İşte bu nedenle gerçek kur, düşük faiz düzeni sağlanmalıdır. Ama bu şekilde değil. Yıllardır bu görüşümü yazarken, bunun hükümet edenler tarafından tüm dünyaya toptan bir üretim hamlesi olarak yapıldığının ilan edilmesini, bir kaç yıl için enflasyon artışına göz yumulacağının izah edilmesini yazıyorum. Böyle yapmayıp da, kavga ve baskı ile gerilim içinde hem faiz, hem enflasyon düşsün diyerek yapmaya çalışınca maalesef gördüğümüz gibi, hem faiz hem de döviz kurları yükselir. Her ikisi de yükselince zaten enflasyon yükselir. Sonra da enflasyon yükselirse kur ve faiz yükselir dersek, zaten onlar da yükselir.

Esas Olan Üretimdir!
Bu sözümü tekrarladıkça, hemen en önemli öncelik enflasyondur diyen onca kişi yanılıyor mu diye soruyorlar! Sevgili dostlar, ben neden esas olan üretimdir diyorum sanıyorsunuz? Enflasyonun nedeni fiyat artışlarıdır. Fiyat artışlarının ana nedeni de yetersiz arzdır. Özellikle ithale dayalı üretim politikalarınız varsa, büyüme hamleleri ithalatınızın daha da artmasına, artan ithalat cari açığın büyümesine, büyüyen cari açık hem kur hem de faizlerinizin yükselmesine, her ikisinin de yükselmesi ithal girdi maliyetlerinin üretim maliyetini ve dolayısı ile fiyatları yukarı çekmesine neden olur ki, bu da zaten enflasyon yaratır.
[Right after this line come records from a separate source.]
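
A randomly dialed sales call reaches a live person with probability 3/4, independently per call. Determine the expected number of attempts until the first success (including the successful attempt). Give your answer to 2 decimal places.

1.33

For a geometric distribution, E[trials] = 1/p = 1/(3/4) = 4/3.
≈ 1.33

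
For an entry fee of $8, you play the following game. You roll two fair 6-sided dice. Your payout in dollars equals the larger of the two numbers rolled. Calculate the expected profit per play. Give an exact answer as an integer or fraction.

Distribution of the larger of the two numbers rolled: 1 w.p. 1/36, 2 w.p. 1/12, 3 w.p. 5/36, 4 w.p. 7/36, 5 w.p. 1/4, 6 w.p. 11/36
E[payout] = (1/36)·1 + (1/12)·2 + (5/36)·3 + (7/36)·4 + (1/4)·5 + (11/36)·6 = 161/36
Expected profit = 161/36 − 8 = -127/36

-127/36 dollars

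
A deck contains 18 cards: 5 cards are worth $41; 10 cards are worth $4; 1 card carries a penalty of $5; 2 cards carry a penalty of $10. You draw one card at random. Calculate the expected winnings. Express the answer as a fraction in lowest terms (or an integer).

E[payout] = (5/18)·41 + (10/18)·4 + (1/18)·(-5) + (2/18)·(-10) = 110/9

110/9 dollars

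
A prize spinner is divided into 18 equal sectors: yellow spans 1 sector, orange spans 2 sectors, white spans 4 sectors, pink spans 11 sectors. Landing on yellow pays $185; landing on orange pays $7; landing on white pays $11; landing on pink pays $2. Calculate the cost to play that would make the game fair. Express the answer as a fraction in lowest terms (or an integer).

E[payout] = (1/18)·185 + (2/18)·7 + (4/18)·11 + (11/18)·2 = 265/18
Fair fee = E[payout] = 265/18

265/18 dollars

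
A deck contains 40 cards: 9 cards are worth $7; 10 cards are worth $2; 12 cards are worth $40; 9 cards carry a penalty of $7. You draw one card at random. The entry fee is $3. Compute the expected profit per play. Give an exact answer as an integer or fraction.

E[payout] = (9/40)·7 + (10/40)·2 + (12/40)·40 + (9/40)·(-7) = 25/2
Expected profit = 25/2 − 3 = 19/2

19/2 dollars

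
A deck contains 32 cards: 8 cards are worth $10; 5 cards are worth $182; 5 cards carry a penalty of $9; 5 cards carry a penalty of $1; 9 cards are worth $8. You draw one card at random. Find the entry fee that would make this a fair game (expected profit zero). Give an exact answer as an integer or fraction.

253/8 dollars

E[payout] = (8/32)·10 + (5/32)·182 + (5/32)·(-9) + (5/32)·(-1) + (9/32)·8 = 253/8
Fair fee = E[payout] = 253/8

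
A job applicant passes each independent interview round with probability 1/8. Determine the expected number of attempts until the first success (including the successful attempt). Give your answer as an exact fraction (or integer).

For a geometric distribution, E[trials] = 1/p = 1/(1/8) = 8.

8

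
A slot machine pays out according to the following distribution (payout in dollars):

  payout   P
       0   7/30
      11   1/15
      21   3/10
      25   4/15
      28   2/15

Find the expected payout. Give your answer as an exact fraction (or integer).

523/30 dollars

E[X] = (7/30)·0 + (1/15)·11 + (3/10)·21 + (4/15)·25 + (2/15)·28
     = 523/30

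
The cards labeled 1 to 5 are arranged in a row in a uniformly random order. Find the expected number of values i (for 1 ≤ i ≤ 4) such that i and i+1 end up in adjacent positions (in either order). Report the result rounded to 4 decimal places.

1.6000

For each i ∈ {1,…,4}, let Xᵢ = 1 if i and i+1 are adjacent. P(Xᵢ=1) = 2·(5−1)!/5! = 2/5.
By linearity, E[ΣXᵢ] = (4)·(2/5) = 8/5.
≈ 1.6000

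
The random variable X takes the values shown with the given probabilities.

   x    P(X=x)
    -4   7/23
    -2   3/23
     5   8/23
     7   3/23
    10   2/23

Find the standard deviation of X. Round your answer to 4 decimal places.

E[X] = 47/23, E[X²] = 671/23
Var(X) = E[X²] − (E[X])² = 671/23 − 2209/529 = 13224/529
SD(X) = √(13224/529) ≈ 4.9998

4.9998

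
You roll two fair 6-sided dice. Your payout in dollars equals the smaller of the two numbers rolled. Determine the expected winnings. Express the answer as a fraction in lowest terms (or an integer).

91/36 dollars

Distribution of the smaller of the two numbers rolled: 1 w.p. 11/36, 2 w.p. 1/4, 3 w.p. 7/36, 4 w.p. 5/36, 5 w.p. 1/12, 6 w.p. 1/36
E[payout] = (11/36)·1 + (1/4)·2 + (7/36)·3 + (5/36)·4 + (1/12)·5 + (1/36)·6 = 91/36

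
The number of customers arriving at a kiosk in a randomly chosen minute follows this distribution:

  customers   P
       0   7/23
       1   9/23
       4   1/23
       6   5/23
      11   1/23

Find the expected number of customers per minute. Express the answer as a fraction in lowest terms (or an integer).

E[X] = (7/23)·0 + (9/23)·1 + (1/23)·4 + (5/23)·6 + (1/23)·11
     = 54/23

54/23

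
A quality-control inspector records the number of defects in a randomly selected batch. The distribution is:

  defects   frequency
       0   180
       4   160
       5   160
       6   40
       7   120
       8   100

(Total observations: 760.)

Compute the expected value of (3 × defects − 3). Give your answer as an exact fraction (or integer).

Total = 760, so P(defects=0) = 180/760, etc.
E[3x-3] = (9/38)·(-3) + (4/19)·9 + (4/19)·12 + (1/19)·15 + (3/19)·18 + (5/38)·21
     = 192/19

192/19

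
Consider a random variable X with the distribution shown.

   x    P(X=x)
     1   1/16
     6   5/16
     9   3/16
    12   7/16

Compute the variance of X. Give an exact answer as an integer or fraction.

E[X] = (1/16)·1 + (5/16)·6 + (3/16)·9 + (7/16)·12 = 71/8
E[X²] = (1/16)·1 + (5/16)·36 + (3/16)·81 + (7/16)·144 = 179/2
Var(X) = 179/2 − (71/8)² = 687/64

687/64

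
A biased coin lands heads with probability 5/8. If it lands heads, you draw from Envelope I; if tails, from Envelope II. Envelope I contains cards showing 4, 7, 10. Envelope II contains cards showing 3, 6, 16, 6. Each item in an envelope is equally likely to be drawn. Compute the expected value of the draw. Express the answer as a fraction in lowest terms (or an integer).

233/32

E[X | Envelope I] = (4 + 7 + 10)/3 = 7
E[X | Envelope II] = (3 + 6 + 16 + 6)/4 = 31/4
E[X] = (5/8)·7 + (3/8)·31/4 = 233/32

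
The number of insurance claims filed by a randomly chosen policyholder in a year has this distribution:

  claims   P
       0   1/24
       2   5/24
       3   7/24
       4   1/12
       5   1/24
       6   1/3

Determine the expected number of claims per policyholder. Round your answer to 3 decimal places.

E[X] = (1/24)·0 + (5/24)·2 + (7/24)·3 + (1/12)·4 + (1/24)·5 + (1/3)·6
     = 23/6 ≈ 3.833

3.833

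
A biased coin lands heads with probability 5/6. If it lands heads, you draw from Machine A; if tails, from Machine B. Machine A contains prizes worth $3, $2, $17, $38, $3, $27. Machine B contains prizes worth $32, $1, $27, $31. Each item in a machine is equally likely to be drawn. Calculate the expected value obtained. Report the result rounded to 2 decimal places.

$16.29

E[X | Machine A] = (3 + 2 + 17 + 38 + 3 + 27)/6 = 15
E[X | Machine B] = (32 + 1 + 27 + 31)/4 = 91/4
E[X] = (5/6)·15 + (1/6)·91/4 = 391/24 ≈ 16.29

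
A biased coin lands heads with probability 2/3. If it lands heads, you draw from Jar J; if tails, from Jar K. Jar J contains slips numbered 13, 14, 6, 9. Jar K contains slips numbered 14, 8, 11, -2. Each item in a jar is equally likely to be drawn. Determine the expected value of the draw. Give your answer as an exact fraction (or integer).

115/12

E[X | Jar J] = (13 + 14 + 6 + 9)/4 = 21/2
E[X | Jar K] = (14 + 8 + 11 − 2)/4 = 31/4
E[X] = (2/3)·21/2 + (1/3)·31/4 = 115/12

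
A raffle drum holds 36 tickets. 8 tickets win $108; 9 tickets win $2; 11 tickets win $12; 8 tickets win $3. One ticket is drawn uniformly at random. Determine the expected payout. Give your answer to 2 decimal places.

E[payout] = (8/36)·108 + (9/36)·2 + (11/36)·12 + (8/36)·3 = 173/6
≈ $28.83

$28.83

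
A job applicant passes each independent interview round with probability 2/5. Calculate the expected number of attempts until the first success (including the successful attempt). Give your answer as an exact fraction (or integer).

5/2

For a geometric distribution, E[trials] = 1/p = 1/(2/5) = 5/2.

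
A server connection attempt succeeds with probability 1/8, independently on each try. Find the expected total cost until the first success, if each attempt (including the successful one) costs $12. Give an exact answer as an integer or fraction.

$96

E[#attempts] = 1/p = 8; E[cost] = 12·8 = 96.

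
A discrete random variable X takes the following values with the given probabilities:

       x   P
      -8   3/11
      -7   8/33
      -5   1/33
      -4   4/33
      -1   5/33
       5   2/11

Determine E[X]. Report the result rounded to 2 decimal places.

-3.76

E[X] = (3/11)·(-8) + (8/33)·(-7) + (1/33)·(-5) + (4/33)·(-4) + (5/33)·(-1) + (2/11)·5
     = -124/33 ≈ -3.76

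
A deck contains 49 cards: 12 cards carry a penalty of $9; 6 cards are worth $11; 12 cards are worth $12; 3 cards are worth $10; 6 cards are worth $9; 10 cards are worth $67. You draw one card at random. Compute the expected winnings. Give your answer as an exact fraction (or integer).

856/49 dollars

E[payout] = (12/49)·(-9) + (6/49)·11 + (12/49)·12 + (3/49)·10 + (6/49)·9 + (10/49)·67 = 856/49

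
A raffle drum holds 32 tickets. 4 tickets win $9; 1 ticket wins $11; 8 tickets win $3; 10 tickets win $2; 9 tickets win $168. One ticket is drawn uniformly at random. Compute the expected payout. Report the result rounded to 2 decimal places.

$50.09

E[payout] = (4/32)·9 + (1/32)·11 + (8/32)·3 + (10/32)·2 + (9/32)·168 = 1603/32
≈ $50.09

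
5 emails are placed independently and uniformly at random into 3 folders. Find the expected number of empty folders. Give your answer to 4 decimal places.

0.3951

Let Xⱼ=1 if folder j is empty. P(Xⱼ=1) = ((3-1)/3)^5 = 32/243.
By linearity, E[#empty] = 3·32/243 = 32/81.
≈ 0.3951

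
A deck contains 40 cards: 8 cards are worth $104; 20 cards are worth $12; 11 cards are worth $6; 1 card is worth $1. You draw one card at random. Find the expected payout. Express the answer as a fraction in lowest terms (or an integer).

E[payout] = (8/40)·104 + (20/40)·12 + (11/40)·6 + (1/40)·1 = 1139/40

1139/40 dollars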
Yoksa en önemli sorun enflasyon derseniz, TCMB 500 baz puan, hatta daha da fazla faiz artışı yapar, faizdeki inanılmaz kazancı gören yerli yabancı herkes tahvillere koşar. Faiz rantı için döviz bozarlar. Bu nedenle yoğun şekilde gelen döviz nedeniyle kurlar düşmeye başlar. TCMB’nın ani faiz artışı sonrasında zirve yapan faizler de düşüş trendine girer. Hem kur, hem de faizler düşüyor diye, bu kararlar alındığında zirve yapan enflasyon, ithal girdilerin kurlar düşmesi nedeniyle maliyetleri düşmeye başlayacağı için düşmeye başlar.

Ama bu düşüş sahte ve çok zararlı bir gelişmedir. Çünkü ithalat ucuzladıkça, üretmekten ziyade ithalata yönelme artar. Bundan bir süre sonra üretici ve istihdam büyük yara alır.(31/01/2012 tarihli ”Cari Açığın Analizi Yanlış Yapılıyor!” başlıklı strateji yazımı lütfen yeniden okuyun. Bu sözleri en başından beri tekrarladığımı göreceksiniz.) Sonra bu sahte enflasyon düşüş dönemi biter. Yabancı yüksek faizden aldığı kazanç ile, zamanında faize dönerken yüksek kurlardan sattığı dövizlerini bir kaç sene sonra çok daha düşük kur seviyelerinden yerine koyar ve bu kısır döngü yeni cari açık, enflasyon, faiz ve kur artışı krizleri ile tekrarlanır durur. Nitekim de öyle oluyor.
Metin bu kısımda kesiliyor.